The upcoming report on risk insurance churn to be released by the Australian Securities and Investments Commission (ASIC) is likely to lead to further debate on removing commissions but would not examine the total cost of advice related to risk insurance according to Synchron director Don Trapnell.
He said ASIC is taking a balanced view of churn and is seeking data on those most involved with the practice, which was to be expected of the regulator, but was concerned that any debate on commissions would not recognise how risk advice was remunerated.
"Advice can be provided on insurance but if it is not purchased the adviser is not paid. Risk advisers receive payment by results and most of the work is in the first year where there is the most cost to deliver the advice which is why there is an upfront commission," Trapnell said.

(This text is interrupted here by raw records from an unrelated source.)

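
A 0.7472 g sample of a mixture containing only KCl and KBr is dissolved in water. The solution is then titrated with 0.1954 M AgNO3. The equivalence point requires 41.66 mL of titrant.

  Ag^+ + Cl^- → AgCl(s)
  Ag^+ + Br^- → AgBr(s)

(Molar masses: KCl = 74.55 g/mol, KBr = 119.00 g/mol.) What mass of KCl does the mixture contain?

n(AgNO3) = 0.04166 × 0.1954 = 8.140 × 10^-3 mol
Let x = n(KCl), y = n(KBr).
Titrant: 1x + 1y = 8.140 × 10^-3;  mass: 74.55x + 119.00y = 0.7472
Solving, x = 4.983 × 10^-3 mol, y = 3.157 × 10^-3 mol
mass of KCl = 4.983 × 10^-3 × 74.55 = 0.3715 g

0.3715 g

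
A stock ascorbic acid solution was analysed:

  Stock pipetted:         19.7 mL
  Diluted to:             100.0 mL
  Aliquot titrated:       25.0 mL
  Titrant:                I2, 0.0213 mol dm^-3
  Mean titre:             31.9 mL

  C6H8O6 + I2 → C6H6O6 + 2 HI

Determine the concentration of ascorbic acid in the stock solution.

0.138 mol/L

n(I2) = 0.0319 × 0.0213 = 6.79 × 10^-4 mol
n(C6H8O6) in the aliquot = 6.79 × 10^-4 mol (1:1 ratio)
[C6H8O6]_dilute = 6.79 × 10^-4 / 0.0250 = 0.0272 mol/L
Dilution factor = 100.0 / 19.7 = 5.076
[C6H8O6]_stock = 0.0272 × 5.076 = 0.138 mol/L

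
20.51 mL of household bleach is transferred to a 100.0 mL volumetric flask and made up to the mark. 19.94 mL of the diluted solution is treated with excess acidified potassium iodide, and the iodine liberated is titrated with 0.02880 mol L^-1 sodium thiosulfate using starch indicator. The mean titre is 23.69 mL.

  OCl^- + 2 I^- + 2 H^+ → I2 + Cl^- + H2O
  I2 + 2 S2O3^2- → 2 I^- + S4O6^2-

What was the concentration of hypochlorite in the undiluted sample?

n(S2O3^2-) = 0.02369 × 0.02880 = 6.823 × 10^-4 mol
n(I2) = n(S2O3^2-)/2 = 3.411 × 10^-4 mol
n(OCl^-) in the aliquot = 3.411 × 10^-4 mol (1:1 ratio)
[OCl^-]_dilute = 3.411 × 10^-4 / 0.01994 = 0.01711 mol/L
[OCl^-]_original = 0.01711 × 100.0/20.51 = 0.08341 mol/L

0.08341 mol/L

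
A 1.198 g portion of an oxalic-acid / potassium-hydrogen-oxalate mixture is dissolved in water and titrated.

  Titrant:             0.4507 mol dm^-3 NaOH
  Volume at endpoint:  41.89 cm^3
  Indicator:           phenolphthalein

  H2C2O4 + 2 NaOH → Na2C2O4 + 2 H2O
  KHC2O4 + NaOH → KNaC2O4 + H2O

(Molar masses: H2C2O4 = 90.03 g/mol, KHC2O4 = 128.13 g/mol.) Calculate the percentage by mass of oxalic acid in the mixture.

55.20 %

n(NaOH) = 0.04189 × 0.4507 = 0.01888 mol
Let x = n(H2C2O4), y = n(KHC2O4).
Titrant: 2x + 1y = 0.01888;  mass: 90.03x + 128.13y = 1.198
Solving, x = 7.346 × 10^-3 mol, y = 4.188 × 10^-3 mol
mass of H2C2O4 = 7.346 × 10^-3 × 90.03 = 0.6613 g
% H2C2O4 = 0.6613 / 1.198 × 100 = 55.20 %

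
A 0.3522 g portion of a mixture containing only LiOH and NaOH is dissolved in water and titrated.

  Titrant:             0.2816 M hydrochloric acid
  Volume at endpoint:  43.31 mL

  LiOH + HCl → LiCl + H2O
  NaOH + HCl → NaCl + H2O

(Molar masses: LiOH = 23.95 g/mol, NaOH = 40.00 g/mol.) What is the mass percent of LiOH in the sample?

n(HCl) = 0.04331 × 0.2816 = 0.01220 mol
Let x = n(LiOH), y = n(NaOH).
Titrant: 1x + 1y = 0.01220;  mass: 23.95x + 40.00y = 0.3522
Solving, x = 8.451 × 10^-3 mol, y = 3.745 × 10^-3 mol
mass of LiOH = 8.451 × 10^-3 × 23.95 = 0.2024 g
% LiOH = 0.2024 / 0.3522 × 100 = 57.47 %

57.47 %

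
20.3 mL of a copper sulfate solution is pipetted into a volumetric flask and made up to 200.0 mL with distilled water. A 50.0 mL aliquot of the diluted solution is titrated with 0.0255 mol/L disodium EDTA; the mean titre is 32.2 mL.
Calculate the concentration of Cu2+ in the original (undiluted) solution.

Cu^2+ + EDTA^4- → [Cu(EDTA)]^2-
n(EDTA) = 0.0322 × 0.0255 = 8.21 × 10^-4 mol
n(Cu2+) in the aliquot = 8.21 × 10^-4 mol (1:1 ratio)
[Cu2+]_dilute = 8.21 × 10^-4 / 0.0500 = 0.0164 mol/L
Dilution factor = 200.0 / 20.3 = 9.852
[Cu2+]_stock = 0.0164 × 9.852 = 0.162 mol/L

0.162 mol/L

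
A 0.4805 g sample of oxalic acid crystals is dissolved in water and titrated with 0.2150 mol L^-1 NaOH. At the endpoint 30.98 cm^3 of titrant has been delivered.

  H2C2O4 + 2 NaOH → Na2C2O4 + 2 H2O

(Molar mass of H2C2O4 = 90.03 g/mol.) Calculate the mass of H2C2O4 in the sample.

n(NaOH) = 0.03098 L × 0.2150 mol/L = 6.661 × 10^-3 mol
From the 1:2 ratio, n(H2C2O4) = 1/2 × 6.661 × 10^-3 = 3.330 × 10^-3 mol
mass of H2C2O4 = 3.330 × 10^-3 × 90.03 g/mol = 0.2998 g

0.2998 g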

"Renewal commissions come into focus at the time of claim when the adviser acts to have the claim paid and all that work is paid upfront via commissions."
Trapnell said underwriters within insurers should also be working to prevent churn by examining policies and ensuring they are not been rolled from one insurer to another in rapid succession.
"If an existing policy is in force the insurers will know it has to be cancelled. However if it was churned over to them it can be churned away from them and underwriters can protect the insurer's book of business by checking whether this is the case," Trapnell said.
"Insurers have asked me how an underwriter can see and understand the Statement of Advice (SOA) that goes with the insurance but our clients understand them. If the SOA has a best interests duty and safe harbour provisions included an underwriter should be able to see and understand that."